For now, however, Labour is caught-up in internal reflection and renegotiation, while going through its convoluted process of finding a successor to the much-traduced Jeremy Corbyn.

The front-runner in this contest so far has been the Blairite Sir Keir Starmer, a smooth-talking lawyer whose “forensic skills” are deemed by the media to be essential for taking on the blustering and often incoherent BoJo.

This seems odd, since the UK’s overwhelmingly right-wing media support BoJo to the hilt, while now somehow wanting Starmer to be the leader of the main party opposing BoJo.

The US’s media espousing Joe Biden as the “appropriate” Democratic candidate to challenge Trump comes to mind as an obvious comparison in this regard.

Starmer, while immensely more intelligent, capable and personable, is the UK’s functional equivalent of Joe Biden. The senile Biden comes across as a complete phony, while the same cannot be said of Starmer.

Commendable though many lawyers are, the last lawyer to lead the Labour party was the war criminal and bona fide neoliberal Tony Blair.

Electing Starmer as Labour leader will of course be an absolute coincidence when any comparison with regard to Blair comes to mind.

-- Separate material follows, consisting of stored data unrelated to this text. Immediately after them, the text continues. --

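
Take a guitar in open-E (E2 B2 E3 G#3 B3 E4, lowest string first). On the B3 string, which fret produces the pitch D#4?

4

D#4 is 4 semitones above the open B3 (B–C–C#–D–D#), so it sits at fret 4.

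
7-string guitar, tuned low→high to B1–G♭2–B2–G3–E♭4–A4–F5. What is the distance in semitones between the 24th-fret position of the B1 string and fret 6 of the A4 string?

16 semitones

B1 at fret 24 → B3 (MIDI 59); A4 at fret 6 → E♭5 (MIDI 75).
59 − 75 = -16, so the two pitches are 16 semitones apart, with E♭5 the higher.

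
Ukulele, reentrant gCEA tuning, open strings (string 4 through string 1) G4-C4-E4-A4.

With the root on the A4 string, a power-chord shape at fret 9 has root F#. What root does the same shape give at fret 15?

Moving from fret 9 to fret 15 shifts the root by 6 semitones.
F# up 6 semitones is C.

C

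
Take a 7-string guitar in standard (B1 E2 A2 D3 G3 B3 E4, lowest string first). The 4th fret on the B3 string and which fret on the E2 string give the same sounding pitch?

23

Fret 4 on B3 is MIDI 59 + 4 = 63 (D#4). On the E2 string (open MIDI 40), that pitch is 63 − 40 = fret 23.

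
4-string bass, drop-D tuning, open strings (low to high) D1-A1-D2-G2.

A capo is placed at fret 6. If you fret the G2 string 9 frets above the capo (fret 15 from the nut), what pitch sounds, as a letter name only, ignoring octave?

A♯

The capo raises the open G2 by 6 semitones to C♯3; fretting 9 more gives G2 + 6 + 9 = G2 + 15 semitones, landing on A♯.
(Also written B♭.)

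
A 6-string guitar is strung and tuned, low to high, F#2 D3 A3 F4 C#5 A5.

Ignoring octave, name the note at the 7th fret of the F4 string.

F4 is MIDI 65. Adding 7 gives 72; 72 mod 12 = 0, i.e. C.

C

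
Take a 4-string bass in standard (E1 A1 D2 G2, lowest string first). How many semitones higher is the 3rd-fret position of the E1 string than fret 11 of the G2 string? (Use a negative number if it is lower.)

-23 semitones

E1 at fret 3 → G1 (MIDI 31); G2 at fret 11 → F#3 (MIDI 54).
31 − 54 = -23, so the two pitches are 23 semitones apart.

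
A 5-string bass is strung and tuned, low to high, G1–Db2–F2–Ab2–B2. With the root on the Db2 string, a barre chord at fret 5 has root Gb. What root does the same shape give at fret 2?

Eb

Moving from fret 5 to fret 2 shifts the root by -3 semitones.
Gb down 3 semitones is Eb.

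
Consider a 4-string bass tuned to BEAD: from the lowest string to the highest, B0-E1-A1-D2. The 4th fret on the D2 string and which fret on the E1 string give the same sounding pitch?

D2 at fret 4 is D2 + 4 semitones = F#2.
The open E1 string is 10 semitones below the open D2, so the same pitch on the E1 string lies at fret 4 + 10 = 14.

14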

At the same time, it is clear that Labour’s Blairites, who were unrelenting in their efforts to undermine Corbyn and his supporters, are looking for revenge for what they regard as a Corbynite usurpation, and may have found their man in Starmer.

The possible choice of Starmer is mainly about the calculation of potential success in parliamentary elections, and not about the formation of an imagined community unconstrained by the edicts of neoliberalism and globalization.

The formation of this community was the heart of the Corbynite project.